© Getty Images/iStockphoto

Kankerscreening werpt vruchten af

De Vlaamse bevolkingsonderzoeken naar borst-, baarmoederhals- en darmkanker werpen hun vruchten af. Dat blijkt uit cijfers van het jaarrapport 2016 van het Centrum voor Kankeropsporing (CvKO). Kleine kanttekening is wel dat de participatiegraad nog hoger kan, en dat ook de vervolgonderzoeken beter kunnen.

De Vlaamse bevolkingsonderzoeken voor borst-, baarmoederhals- en darmkanker lopen al enige tijd. Mannen en vrouwen met een verhoogd risico op die kankers, voornamelijk bepaald door leeftijd, krijgen twee- of driejaarlijks een uitnodiging in de bus om zich te laten testen. Bedoeling is om mogelijke gevallen van kanker zo vroeg mogelijk op te sporen, om de behandeling snel te kunnen starten en de genezingskans te verhogen.

En dat lijkt te lukken. “Nog nooit zijn er zoveel kankers in een vroeg stadium opgespoord”, verklaart Dr. Luc Colemont van de vzw Stop Darmkanker.
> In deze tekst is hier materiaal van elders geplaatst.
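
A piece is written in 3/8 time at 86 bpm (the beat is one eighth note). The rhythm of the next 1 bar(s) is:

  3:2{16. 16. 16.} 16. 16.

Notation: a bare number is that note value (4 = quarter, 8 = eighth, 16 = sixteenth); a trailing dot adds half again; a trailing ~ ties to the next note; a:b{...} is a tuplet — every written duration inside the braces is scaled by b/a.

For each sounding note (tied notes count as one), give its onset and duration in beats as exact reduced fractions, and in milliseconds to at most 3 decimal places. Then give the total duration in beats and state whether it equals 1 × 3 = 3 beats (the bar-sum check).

1) 0.0ms=0b +348.837ms=1/2b
2) 348.837ms=1/2b +348.837ms=1/2b
3) 697.674ms=1b +348.837ms=1/2b
4) 1046.512ms=3/2b +523.256ms=3/4b
5) 1569.767ms=9/4b +523.256ms=3/4b
Σ=3b of 3 (86bpm 3/8) — PASS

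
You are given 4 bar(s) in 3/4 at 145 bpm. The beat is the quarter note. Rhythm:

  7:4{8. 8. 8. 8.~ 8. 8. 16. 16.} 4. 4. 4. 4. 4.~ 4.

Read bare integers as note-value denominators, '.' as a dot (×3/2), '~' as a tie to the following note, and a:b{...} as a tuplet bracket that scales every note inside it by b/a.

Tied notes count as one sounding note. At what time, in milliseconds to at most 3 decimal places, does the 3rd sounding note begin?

note 3 onset = 6/7b = 354.68ms

1. 0.0ms @ 0 + 177.34ms (3/7)
2. 177.34ms @ 3/7 + 177.34ms (3/7)
3. 354.68ms @ 6/7 + 177.34ms (3/7)
4. 532.02ms @ 9/7 + 354.68ms (6/7)
5. 886.7ms @ 15/7 + 177.34ms (3/7)
6. 1064.039ms @ 18/7 + 88.67ms (3/14)
7. 1152.709ms @ 39/14 + 88.67ms (3/14)
8. 1241.379ms @ 3 + 620.69ms (3/2)
9. 1862.069ms @ 9/2 + 620.69ms (3/2)
10. 2482.759ms @ 6 + 620.69ms (3/2)
11. 3103.448ms @ 15/2 + 620.69ms (3/2)
12. 3724.138ms @ 9 + 1241.379ms (3)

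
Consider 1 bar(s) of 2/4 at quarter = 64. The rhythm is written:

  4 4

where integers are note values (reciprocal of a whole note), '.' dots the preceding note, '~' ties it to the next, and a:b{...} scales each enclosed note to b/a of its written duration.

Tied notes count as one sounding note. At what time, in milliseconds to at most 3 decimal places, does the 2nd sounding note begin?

note 2 onset = 1b = 937.5ms

1. 0.0ms @ 0 + 937.5ms (1)
2. 937.5ms @ 1 + 937.5ms (1)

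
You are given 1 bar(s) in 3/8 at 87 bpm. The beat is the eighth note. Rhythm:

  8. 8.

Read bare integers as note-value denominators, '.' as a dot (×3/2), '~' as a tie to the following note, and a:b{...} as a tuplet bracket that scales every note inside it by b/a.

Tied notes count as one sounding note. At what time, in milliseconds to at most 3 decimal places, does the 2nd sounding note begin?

1. 0.0ms @ 0 + 1034.483ms (3/2)
2. 1034.483ms @ 3/2 + 1034.483ms (3/2)

note 2 onset = 3/2b = 1034.483ms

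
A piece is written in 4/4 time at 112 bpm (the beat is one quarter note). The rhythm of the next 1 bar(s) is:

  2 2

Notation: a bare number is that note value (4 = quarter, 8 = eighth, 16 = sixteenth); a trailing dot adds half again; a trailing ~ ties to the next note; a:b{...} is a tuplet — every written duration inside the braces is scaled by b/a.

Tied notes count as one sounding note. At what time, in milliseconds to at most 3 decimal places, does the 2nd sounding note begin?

1. 0.0ms @ 0 + 1071.429ms (2)
2. 1071.429ms @ 2 + 1071.429ms (2)

note 2 onset = 2b = 1071.429ms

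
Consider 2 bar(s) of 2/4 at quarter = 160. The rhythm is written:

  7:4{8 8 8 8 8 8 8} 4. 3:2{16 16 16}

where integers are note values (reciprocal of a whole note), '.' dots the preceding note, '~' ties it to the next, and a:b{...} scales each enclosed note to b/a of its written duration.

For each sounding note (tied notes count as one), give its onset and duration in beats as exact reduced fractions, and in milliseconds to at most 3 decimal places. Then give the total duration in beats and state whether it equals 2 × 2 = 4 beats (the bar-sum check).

1) 0.0ms=0b +107.143ms=2/7b
2) 107.143ms=2/7b +107.143ms=2/7b
3) 214.286ms=4/7b +107.143ms=2/7b
4) 321.429ms=6/7b +107.143ms=2/7b
5) 428.571ms=8/7b +107.143ms=2/7b
6) 535.714ms=10/7b +107.143ms=2/7b
7) 642.857ms=12/7b +107.143ms=2/7b
8) 750.0ms=2b +562.5ms=3/2b
9) 1312.5ms=7/2b +62.5ms=1/6b
10) 1375.0ms=11/3b +62.5ms=1/6b
11) 1437.5ms=23/6b +62.5ms=1/6b
Σ=4b of 4 (160bpm 2/4) — PASS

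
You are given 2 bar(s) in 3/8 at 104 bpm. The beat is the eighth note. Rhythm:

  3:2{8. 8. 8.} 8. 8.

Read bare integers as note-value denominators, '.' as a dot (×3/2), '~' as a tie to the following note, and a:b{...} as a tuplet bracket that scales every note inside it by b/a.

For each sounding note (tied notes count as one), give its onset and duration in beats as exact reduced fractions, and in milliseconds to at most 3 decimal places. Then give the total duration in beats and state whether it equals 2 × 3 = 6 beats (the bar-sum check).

1) 0.0ms=0b +576.923ms=1b
2) 576.923ms=1b +576.923ms=1b
3) 1153.846ms=2b +576.923ms=1b
4) 1730.769ms=3b +865.385ms=3/2b
5) 2596.154ms=9/2b +865.385ms=3/2b
Σ=6b of 6 (104bpm 3/8) — PASS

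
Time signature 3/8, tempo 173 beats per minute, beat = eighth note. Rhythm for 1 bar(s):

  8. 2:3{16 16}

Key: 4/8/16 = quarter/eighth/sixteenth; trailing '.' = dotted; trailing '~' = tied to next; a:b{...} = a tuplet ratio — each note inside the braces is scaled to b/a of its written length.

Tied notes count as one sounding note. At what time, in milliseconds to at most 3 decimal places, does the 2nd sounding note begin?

1. 0.0ms @ 0 + 520.231ms (3/2)
2. 520.231ms @ 3/2 + 260.116ms (3/4)
3. 780.347ms @ 9/4 + 260.116ms (3/4)

note 2 onset = 3/2b = 520.231ms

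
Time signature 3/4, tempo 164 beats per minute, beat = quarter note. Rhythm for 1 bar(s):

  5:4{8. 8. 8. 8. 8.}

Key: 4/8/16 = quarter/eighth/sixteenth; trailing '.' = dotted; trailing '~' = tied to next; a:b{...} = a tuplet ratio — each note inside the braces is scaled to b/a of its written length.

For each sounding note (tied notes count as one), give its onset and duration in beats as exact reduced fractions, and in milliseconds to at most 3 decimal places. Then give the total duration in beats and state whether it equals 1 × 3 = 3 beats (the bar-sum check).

1) 0.0ms=0b +219.512ms=3/5b
2) 219.512ms=3/5b +219.512ms=3/5b
3) 439.024ms=6/5b +219.512ms=3/5b
4) 658.537ms=9/5b +219.512ms=3/5b
5) 878.049ms=12/5b +219.512ms=3/5b
Σ=3b of 3 (164bpm 3/4) — PASS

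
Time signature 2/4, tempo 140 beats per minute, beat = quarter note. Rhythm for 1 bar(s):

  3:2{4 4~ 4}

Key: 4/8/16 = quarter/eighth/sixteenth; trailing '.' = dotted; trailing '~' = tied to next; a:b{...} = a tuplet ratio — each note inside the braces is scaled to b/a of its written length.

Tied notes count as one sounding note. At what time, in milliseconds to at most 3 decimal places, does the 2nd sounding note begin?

note 2 onset = 2/3b = 285.714ms

1. 0.0ms @ 0 + 285.714ms (2/3)
2. 285.714ms @ 2/3 + 571.429ms (4/3)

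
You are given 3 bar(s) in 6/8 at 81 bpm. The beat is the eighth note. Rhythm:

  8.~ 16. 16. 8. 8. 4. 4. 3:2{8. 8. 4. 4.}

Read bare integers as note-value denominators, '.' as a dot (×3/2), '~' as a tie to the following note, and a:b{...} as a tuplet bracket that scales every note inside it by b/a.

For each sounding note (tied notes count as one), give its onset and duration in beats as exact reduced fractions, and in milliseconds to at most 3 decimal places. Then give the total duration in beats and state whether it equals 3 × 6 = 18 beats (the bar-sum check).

1) 0.0ms=0b +1666.667ms=9/4b
2) 1666.667ms=9/4b +555.556ms=3/4b
3) 2222.222ms=3b +1111.111ms=3/2b
4) 3333.333ms=9/2b +1111.111ms=3/2b
5) 4444.444ms=6b +2222.222ms=3b
6) 6666.667ms=9b +2222.222ms=3b
7) 8888.889ms=12b +740.741ms=1b
8) 9629.63ms=13b +740.741ms=1b
9) 10370.37ms=14b +1481.481ms=2b
10) 11851.852ms=16b +1481.481ms=2b
Σ=18b of 18 (81bpm 6/8) — PASS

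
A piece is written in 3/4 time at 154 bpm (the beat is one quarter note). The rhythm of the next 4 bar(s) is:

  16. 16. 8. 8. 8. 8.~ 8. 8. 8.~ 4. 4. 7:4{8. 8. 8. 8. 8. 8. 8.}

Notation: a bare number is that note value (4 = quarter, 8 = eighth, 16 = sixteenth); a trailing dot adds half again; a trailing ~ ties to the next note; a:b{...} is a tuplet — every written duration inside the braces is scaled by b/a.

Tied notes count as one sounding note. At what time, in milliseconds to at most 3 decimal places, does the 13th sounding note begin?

1. 0.0ms @ 0 + 146.104ms (3/8)
2. 146.104ms @ 3/8 + 146.104ms (3/8)
3. 292.208ms @ 3/4 + 292.208ms (3/4)
4. 584.416ms @ 3/2 + 292.208ms (3/4)
5. 876.623ms @ 9/4 + 292.208ms (3/4)
6. 1168.831ms @ 3 + 584.416ms (3/2)
7. 1753.247ms @ 9/2 + 292.208ms (3/4)
8. 2045.455ms @ 21/4 + 876.623ms (9/4)
9. 2922.078ms @ 15/2 + 584.416ms (3/2)
10. 3506.494ms @ 9 + 166.976ms (3/7)
11. 3673.469ms @ 66/7 + 166.976ms (3/7)
12. 3840.445ms @ 69/7 + 166.976ms (3/7)
13. 4007.421ms @ 72/7 + 166.976ms (3/7)
14. 4174.397ms @ 75/7 + 166.976ms (3/7)
15. 4341.373ms @ 78/7 + 166.976ms (3/7)
16. 4508.349ms @ 81/7 + 166.976ms (3/7)

note 13 onset = 72/7b = 4007.421ms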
“Steeds meer mensen laten zich screenen, en de totale dekkingsgraad (het aantal mensen dat zich, binnen of buiten het bevolkingsonderzoek, laat screenen, nvdr) bedraagt gemiddeld 60 procent of meer. Hierdoor wordt ontzettend veel onnodig lijden vermeden”, klinkt het.
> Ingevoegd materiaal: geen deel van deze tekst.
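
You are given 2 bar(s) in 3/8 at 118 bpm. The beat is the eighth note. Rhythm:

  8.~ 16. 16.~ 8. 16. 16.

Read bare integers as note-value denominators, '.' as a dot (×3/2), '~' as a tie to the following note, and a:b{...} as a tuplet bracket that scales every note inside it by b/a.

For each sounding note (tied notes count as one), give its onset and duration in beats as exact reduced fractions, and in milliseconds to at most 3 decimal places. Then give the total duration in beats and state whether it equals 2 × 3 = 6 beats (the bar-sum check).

1) 0.0ms=0b +1144.068ms=9/4b
2) 1144.068ms=9/4b +1144.068ms=9/4b
3) 2288.136ms=9/2b +381.356ms=3/4b
4) 2669.492ms=21/4b +381.356ms=3/4b
Σ=6b of 6 (118bpm 3/8) — PASS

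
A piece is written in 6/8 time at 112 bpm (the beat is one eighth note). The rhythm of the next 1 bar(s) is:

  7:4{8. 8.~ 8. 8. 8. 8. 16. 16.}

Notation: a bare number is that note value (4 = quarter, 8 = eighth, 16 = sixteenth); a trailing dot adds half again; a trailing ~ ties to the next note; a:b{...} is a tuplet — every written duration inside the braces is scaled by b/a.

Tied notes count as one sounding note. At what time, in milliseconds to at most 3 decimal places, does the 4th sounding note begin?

note 4 onset = 24/7b = 1836.735ms

1. 0.0ms @ 0 + 459.184ms (6/7)
2. 459.184ms @ 6/7 + 918.367ms (12/7)
3. 1377.551ms @ 18/7 + 459.184ms (6/7)
4. 1836.735ms @ 24/7 + 459.184ms (6/7)
5. 2295.918ms @ 30/7 + 459.184ms (6/7)
6. 2755.102ms @ 36/7 + 229.592ms (3/7)
7. 2984.694ms @ 39/7 + 229.592ms (3/7)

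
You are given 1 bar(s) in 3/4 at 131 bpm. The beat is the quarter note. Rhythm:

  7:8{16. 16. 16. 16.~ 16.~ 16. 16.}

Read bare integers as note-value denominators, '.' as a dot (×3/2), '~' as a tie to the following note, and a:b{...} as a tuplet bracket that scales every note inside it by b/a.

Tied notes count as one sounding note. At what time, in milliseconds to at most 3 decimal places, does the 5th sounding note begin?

note 5 onset = 18/7b = 1177.754ms

1. 0.0ms @ 0 + 196.292ms (3/7)
2. 196.292ms @ 3/7 + 196.292ms (3/7)
3. 392.585ms @ 6/7 + 196.292ms (3/7)
4. 588.877ms @ 9/7 + 588.877ms (9/7)
5. 1177.754ms @ 18/7 + 196.292ms (3/7)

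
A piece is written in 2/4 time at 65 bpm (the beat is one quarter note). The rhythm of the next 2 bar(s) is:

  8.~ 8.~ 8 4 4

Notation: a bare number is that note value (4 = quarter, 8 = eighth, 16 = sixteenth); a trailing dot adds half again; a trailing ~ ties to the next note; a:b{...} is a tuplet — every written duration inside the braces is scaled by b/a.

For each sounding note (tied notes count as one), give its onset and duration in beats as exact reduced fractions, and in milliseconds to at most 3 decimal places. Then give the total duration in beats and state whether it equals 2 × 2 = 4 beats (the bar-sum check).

1) 0.0ms=0b +1846.154ms=2b
2) 1846.154ms=2b +923.077ms=1b
3) 2769.231ms=3b +923.077ms=1b
Σ=4b of 4 (65bpm 2/4) — PASS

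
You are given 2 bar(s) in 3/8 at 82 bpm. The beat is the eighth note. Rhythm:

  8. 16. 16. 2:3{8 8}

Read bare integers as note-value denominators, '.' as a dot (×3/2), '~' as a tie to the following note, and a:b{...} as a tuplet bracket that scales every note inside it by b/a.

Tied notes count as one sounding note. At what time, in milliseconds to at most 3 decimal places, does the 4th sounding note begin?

note 4 onset = 3b = 2195.122ms

1. 0.0ms @ 0 + 1097.561ms (3/2)
2. 1097.561ms @ 3/2 + 548.78ms (3/4)
3. 1646.341ms @ 9/4 + 548.78ms (3/4)
4. 2195.122ms @ 3 + 1097.561ms (3/2)
5. 3292.683ms @ 9/2 + 1097.561ms (3/2)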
Vooral het onderzoek naar darmkanker doet het opvallend goed. Dat startte pas in oktober 2013 op, maar de gezondheidsdoelstelling voor 2020 -een dekkingsgraad van 60 procent- wordt nu al ruimschoots gehaald.

Kanker steeds vaker ontdekt in vroeg stadium

Voor alle bevolkingsonderzoeken geldt bovendien dat er steeds meer kankers in een vroeg stadium worden ontdekt, wat de genezingskans sterk verhoogt. Volgens dokter Colemont zou dit binnenkort dan ook te zien moeten zijn in de sterftecijfers van de verschillende kankers. “De mensen bij wie dankzij het bevolkingsonderzoek kanker in een vroeg stadium wordt vastgesteld, worden adequaat behandeld en zullen in de meeste gevallen genezen en hopelijk veel later aan iets anders sterven”, klinkt het.

Minister Vandeurzen is tevreden. “De onderzoeken slagen erin mogelijke kankers in een vroeg stadium op te sporen, zodat de mensen een betere genezingskans hebben”, klinkt het.

Toch zijn een aantal zaken voor verbetering vatbaar. “Een dekkingsgraad van 60 procent is goed, maar het kan natuurlijk altijd nog beter”, zegt Dr. Patrick Martens, directeur van het CvKO. Ook zijn er sterke regionale verschillen. Het aantal mensen dat zich tijdig laat screenen ligt het hoogst in de provincies Limburg en Antwerpen. De inwoners van West-Vlaanderen en Vlaams-Brabant presteren gemiddeld wat minder.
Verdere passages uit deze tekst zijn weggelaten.